The way, I assume, type inference would now work, is to traverse the syntax tree, and for each node return a type constraint:

(x + y) + 1 => ((N & (N[a=N] | S[a=S])), (N & N) -> N) | ((S & (N[a=N] | S[a=S])), (S & N) -> S) => N[a=N]
1         => N
+         => (N -> N -> N) | (S -> S -> S)
x + y     => ((N & (N | S)), (N & a) -> N) | ((S & (N | S)), (S & a) -> S) => N[a=N] | S[a=S]
x       => N | S
y       => a
+       => (N -> N -> N) | (S -> S -> S)


a & b in this example stands for unifying the types a and b, [a=T, b=U] is a set of equality constraints for type variables.

As expected the return type of the given expression is inferred as N[a=N], that is N where the type variable a is expected to be N.

Therefore, of the two provided implementations for the + operator (N -> N -> N, S -> S -> S), N -> N -> N should be used. In the given example, the resulting type is inferred, but not the type of the overloaded operator. My question is if there is a common pattern that is used to inform the + node in the syntax tree of the used implementation.

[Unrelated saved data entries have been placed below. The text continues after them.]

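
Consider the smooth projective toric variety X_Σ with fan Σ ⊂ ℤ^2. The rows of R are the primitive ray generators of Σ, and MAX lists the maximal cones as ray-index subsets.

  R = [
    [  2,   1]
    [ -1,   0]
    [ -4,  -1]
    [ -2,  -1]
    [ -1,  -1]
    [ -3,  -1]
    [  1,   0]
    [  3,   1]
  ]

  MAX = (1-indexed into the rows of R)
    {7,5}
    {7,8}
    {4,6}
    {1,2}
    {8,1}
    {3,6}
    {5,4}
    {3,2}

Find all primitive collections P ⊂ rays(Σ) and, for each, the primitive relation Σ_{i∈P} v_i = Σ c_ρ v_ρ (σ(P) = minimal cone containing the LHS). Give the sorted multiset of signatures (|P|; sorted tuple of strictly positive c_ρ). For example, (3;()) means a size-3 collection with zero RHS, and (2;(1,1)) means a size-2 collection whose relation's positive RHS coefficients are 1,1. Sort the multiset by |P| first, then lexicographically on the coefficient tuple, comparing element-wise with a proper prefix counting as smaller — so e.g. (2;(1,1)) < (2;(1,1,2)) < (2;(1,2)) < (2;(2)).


Δ(Σ) — 8 vertices, 20 min non-faces:

  P={1,4}:  v_{1} + v_{4} = 0  →  sig = (2;())
  P={2,7}:  v_{2} + v_{7} = 0  →  sig = (2;())
  P={6,8}:  v_{6} + v_{8} = 0  →  sig = (2;())
  P={1,5}:  v_{1} + v_{5} = v_{7}  →  sig = (2;(1))
  P={1,6}:  v_{1} + v_{6} = v_{2}  →  sig = (2;(1))
  P={1,7}:  v_{1} + v_{7} = v_{8}  →  sig = (2;(1))
  P={2,4}:  v_{2} + v_{4} = v_{6}  →  sig = (2;(1))
  P={2,5}:  v_{2} + v_{5} = v_{4}  →  sig = (2;(1))
  P={2,6}:  v_{2} + v_{6} = v_{3}  →  sig = (2;(1))
  P={2,8}:  v_{2} + v_{8} = v_{1}  →  sig = (2;(1))
  P={3,7}:  v_{3} + v_{7} = v_{6}  →  sig = (2;(1))
  P={3,8}:  v_{3} + v_{8} = v_{2}  →  sig = (2;(1))
  P={4,7}:  v_{4} + v_{7} = v_{5}  →  sig = (2;(1))
  P={4,8}:  v_{4} + v_{8} = v_{7}  →  sig = (2;(1))
  P={6,7}:  v_{6} + v_{7} = v_{4}  →  sig = (2;(1))
  P={3,5}:  v_{3} + v_{5} = v_{4} + v_{6}  →  sig = (2;(1,1))
  P={1,3}:  v_{1} + v_{3} = 2·v_{2}  →  sig = (2;(2))
  P={3,4}:  v_{3} + v_{4} = 2·v_{6}  →  sig = (2;(2))
  P={5,6}:  v_{5} + v_{6} = 2·v_{4}  →  sig = (2;(2))
  P={5,8}:  v_{5} + v_{8} = 2·v_{7}  →  sig = (2;(2))

so the primitive-relation signature multiset is
{ (2;()) ×3,  (2;(1)) ×12,  (2;(1,1)),  (2;(2)) ×4 }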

Suppose your input syntax has type Input. Define output syntax Output to be like Input but with explicit type annotations on all variables. The type inference would have type
infer : Input -> List (Output * Type)

That is, given some input e, it returns a list of possible answers. Each answer is a pair (e', t) where e' is e with variables annotated by types, and t is the inferred type of e.
You can view this as all happenning in the nondeterminism monad. Whenever you need to infer the type of a variable x, you look up its possible types S | T | ... and branch on each one of them. This way you do not have to "pass back" any information to sub-expressions. Instead, each sub-expressions already comes annotated, in all possible ways.